Bilindiği gibi Gençliğe Hitabe, Mustafa Kemal’in 15-20 Ekim 1927’te toplanan CHF Kongresi’nde okuduğu Nutuk’un sonuç bölümü. Hazırlıklara Ankara’da başlayan Mustafa Kemal, çalışmalarını İstanbul’da sürdürmüştü. 16 Mayıs 1919’da Samsun’a gitmek üzere İstanbul’dan ayrılışından tam yedi yıl sonra 1 Temmuz 1927 günü İstanbul’a geldiğinde halk kendisini büyük sevinçle karşılamıştı.
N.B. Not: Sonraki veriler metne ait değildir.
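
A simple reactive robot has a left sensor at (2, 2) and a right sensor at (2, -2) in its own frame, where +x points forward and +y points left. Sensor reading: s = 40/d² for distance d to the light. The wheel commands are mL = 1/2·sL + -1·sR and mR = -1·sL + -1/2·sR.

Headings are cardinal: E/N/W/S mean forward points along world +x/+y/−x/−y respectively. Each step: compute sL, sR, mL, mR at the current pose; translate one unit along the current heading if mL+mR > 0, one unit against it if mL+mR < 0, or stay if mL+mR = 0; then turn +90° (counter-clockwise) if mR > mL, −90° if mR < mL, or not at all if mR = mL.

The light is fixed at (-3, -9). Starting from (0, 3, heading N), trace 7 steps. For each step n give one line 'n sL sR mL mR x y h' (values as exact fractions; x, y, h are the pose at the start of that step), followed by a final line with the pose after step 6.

0 40/197 40/221 -3460/43537 -12780/43537 0 3 N
1 20/97 20/53 -1410/5141 -2030/5141 0 2 E
2 40/97 40/81 -2260/7857 -5180/7857 -1 2 S
3 2/5 10/49 -1/245 -123/245 -1 3 W
4 40/197 40/221 -3460/43537 -12780/43537 0 3 N
5 20/97 20/53 -1410/5141 -2030/5141 0 2 E
6 40/97 40/81 -2260/7857 -5180/7857 -1 2 S
final -1 3 W

n=0: pose=(0,3,N); sL=40/197, sR=40/221; mL=-3460/43537, mR=-12780/43537; mL+mR=-16240/43537 → advance -1; mR−mL=-9320/43537 → turn -1·90°
n=1: pose=(0,2,E); sL=20/97, sR=20/53; mL=-1410/5141, mR=-2030/5141; mL+mR=-3440/5141 → advance -1; mR−mL=-620/5141 → turn -1·90°
n=2: pose=(-1,2,S); sL=40/97, sR=40/81; mL=-2260/7857, mR=-5180/7857; mL+mR=-2480/2619 → advance -1; mR−mL=-2920/7857 → turn -1·90°
n=3: pose=(-1,3,W); sL=2/5, sR=10/49; mL=-1/245, mR=-123/245; mL+mR=-124/245 → advance -1; mR−mL=-122/245 → turn -1·90°
n=4: pose=(0,3,N); sL=40/197, sR=40/221; mL=-3460/43537, mR=-12780/43537; mL+mR=-16240/43537 → advance -1; mR−mL=-9320/43537 → turn -1·90°
n=5: pose=(0,2,E); sL=20/97, sR=20/53; mL=-1410/5141, mR=-2030/5141; mL+mR=-3440/5141 → advance -1; mR−mL=-620/5141 → turn -1·90°
n=6: pose=(-1,2,S); sL=40/97, sR=40/81; mL=-2260/7857, mR=-5180/7857; mL+mR=-2480/2619 → advance -1; mR−mL=-2920/7857 → turn -1·90°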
Bu yedi yılda neler olmamıştı ki... “Yedi düvele karşı Kurtuluş Savaşı” kazanılmış (1919-1922), Saltanat kaldırılmış (1922), Ankara başkent olmuş (1923), Cumhuriyet kurulmuş (1923), Hilafet kaldırılmış (1924), Tevhid-i Tedrisat Kanunu (1924), Şapka Kanunu (1925), Medeni Kanun (1926) gibi Kemalist modernleşmenin temel metinleri kabul edilmiş, Takrir-i Sükûn Kanunu (1925), İstiklal Mahkemeleri (1920-1925) ile muhalefet susturulmuş, İzmir Suikastı Davası (1926) ile önemli siyasi rakipler radikal biçimde tasfiye edilmişti. Sıra muzaffer bir komutan olarak eski payitahta, İstanbul’a dönmeye gelmişti. Mustafa Kemal, Dolmabahçe Sarayı’nda kaldığı üç ay boyunca Nutuk üzerinde çalışacaktı.


UYKUSUZ GECELER
Falih Rıfkı’ya (Atay) göre “Uzun saatler süren diktelerden sonra yazanlar sekiz on saatlik bir uykuya gittikleri zaman Atatürk bir banyo alır, giyinir, akşam davetlilerine o gün yazdıklarını okutmak üzere sofraya inerdi. Okuma ve o günkü yazılar üzerine konuşmalar da saatlerce sürerdi. Bu defa dinleme ve konuşmalardan yorulanlar uzun bir rahatlama için evlerine dönerler, Atatürk çok defa kısa bir uykudan sonra bir gün önceki çalışmalarına koyulurdu. Bu kadar sıkı çalışma haftalarca sürmüştür. Cümleler, kelimeler ve noktalar üzerinde titizce durduğunu unutmayınız.”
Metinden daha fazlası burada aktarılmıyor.